On the other hand, some of the security/privacy/etc. concerns are real:
- Dropbox (the company) has access to your encryption keys used to secure content on the server. Thus there are various potential scenarios for your information being accessed by others or made public in some way
- GLOBAL de-duplication across the entire system means your files might be identified as identical to someone else's files. At the least others could infer that an uploaded file had previously been uploaded to the system by another user (potentially leading to a court order to produce the information of all users that had uploaded a file matching that signature). Another remote possibility is two different files that generate the same signature. One user's file would be lost (ie, never uploaded to the server), while the other user(s) would be granted access to a file not belonging to them.
- various TOS concerns, etc.
So people want a system as easy and transparent to use, and as useful and functional as Dropbox, but where they can keep their own server encryption keys to themselves, not mix their data up with others through global de-duplication (even potentially), perhaps host on their own servers for full access control, etc.

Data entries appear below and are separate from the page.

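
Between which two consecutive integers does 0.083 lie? 0 and 1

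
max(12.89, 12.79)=12.89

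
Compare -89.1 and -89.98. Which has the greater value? -89.1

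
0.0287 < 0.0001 False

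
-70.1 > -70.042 False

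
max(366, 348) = 366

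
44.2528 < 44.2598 True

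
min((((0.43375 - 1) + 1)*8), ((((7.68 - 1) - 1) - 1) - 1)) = 3.47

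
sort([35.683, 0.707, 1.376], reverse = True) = [35.683, 1.376, 0.707]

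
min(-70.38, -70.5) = -70.5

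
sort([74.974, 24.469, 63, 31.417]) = [24.469, 31.417, 63, 74.974]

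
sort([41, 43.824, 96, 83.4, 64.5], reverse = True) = [96, 83.4, 64.5, 43.824, 41]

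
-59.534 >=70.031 False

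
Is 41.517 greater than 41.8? No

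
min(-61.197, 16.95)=-61.197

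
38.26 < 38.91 True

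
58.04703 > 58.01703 True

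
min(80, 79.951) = 79.951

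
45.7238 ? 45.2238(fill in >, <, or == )>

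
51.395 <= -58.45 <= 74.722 False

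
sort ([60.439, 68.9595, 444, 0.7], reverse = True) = [444, 68.9595, 60.439, 0.7]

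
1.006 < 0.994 False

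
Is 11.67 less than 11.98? Yes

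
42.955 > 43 False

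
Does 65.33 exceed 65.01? Yes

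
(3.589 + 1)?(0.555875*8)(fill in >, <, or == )>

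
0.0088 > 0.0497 False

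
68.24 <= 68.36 True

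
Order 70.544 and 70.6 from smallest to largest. 70.544, 70.6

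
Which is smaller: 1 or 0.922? 0.922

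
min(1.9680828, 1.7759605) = 1.7759605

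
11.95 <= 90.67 True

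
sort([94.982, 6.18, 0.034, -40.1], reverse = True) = [94.982, 6.18, 0.034, -40.1]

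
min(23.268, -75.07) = -75.07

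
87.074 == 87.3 False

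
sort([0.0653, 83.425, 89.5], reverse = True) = [89.5, 83.425, 0.0653]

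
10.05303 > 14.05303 False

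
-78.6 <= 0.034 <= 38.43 True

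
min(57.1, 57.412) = 57.1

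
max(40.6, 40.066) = 40.6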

(Another feature that might be useful, which I haven't seen in Dropbox or any of the usual alternatives, would be automatic LOCAL file encryption on each device, to help provide security in case a laptop is stolen, for instance.)
Of course if all you need is SOME of Dropbox's functionality, particularly if your users are all technical, then there are plenty of other solutions already (such as existing version control systems).
100 gb online storage for 5 eur per month ... access via ftp/samba/sftp/rsync/scp/http
you can mount it with an encfs to encrypt your files or use a encrypting backup tool (i use duplicity) for security.
there is just no free version, but it starts with 2 eur per month for 20 GB
Don't forget you're also trusting your ISP as well as the backbone service provider who carries your data across the internet.
All the world's a CPU, and all the men and women merely AI agents
DFS namespaces and DFS replication would solve this problem. It's what I use. It does have the disadvantage that you need Windows servers to make it work, but it's totally transparent and awesome once you get it going. I have a Windows server at home and another colo'ed (these are actually just VMs running on ESXi). I use a DFS namespace and have a target folder on each server. So, I can work on either set of files, and Windows keeps them in sync transparently, so for instance if I work on the files at the colo, then go home, I have a local copy of the files so access to them is nice and fast.
I use ownCloud...it does the job.
with offsite storage, you are 100% sure your data is in someone else's hands. data on your hd is only statistically at risk . getting people used to the idea of offsite storage is really bad because most people choose convenience over safety, and safety over freedom.
you are 100% sure your data is in someone else's hands.
While this is true, it is also a necessity. You need to have off-site storage for backups. Whether it's an external drive sitting in your girlfriend's closet or a big binary blob on Dropbox's systems doesn't really matter - you should still be encrypting anything sensitive.
W..w..W - Willy Waterloo washes Warren Wiggins who is washing Waldo Woo.
That is false, i use nephthys in my company and have no problem with any windows (xp, vista and 7), just map a network drive using the webdav url (using http(s):// url, not webdav:// ) and works fine...
macosx and linux (kde dolphin at least) too works fine, but they use the webdav:// format url
i later moved to https and to work i only had to get a valid certificate (get one free in startssl.com)
nephthys dont use authentication, so maybe if there is a problem, it lies in the auth part of windows
Higuita
The entire point of cloud solutions isn't outsourcing. That's SaaS/PaaS/IaaS. Those are not necessarily one in the same. Ever heard of private clouds? The concept of clouds is one of abstraction and universal accessibility.
I agree; I should have said SAAS or IAAS.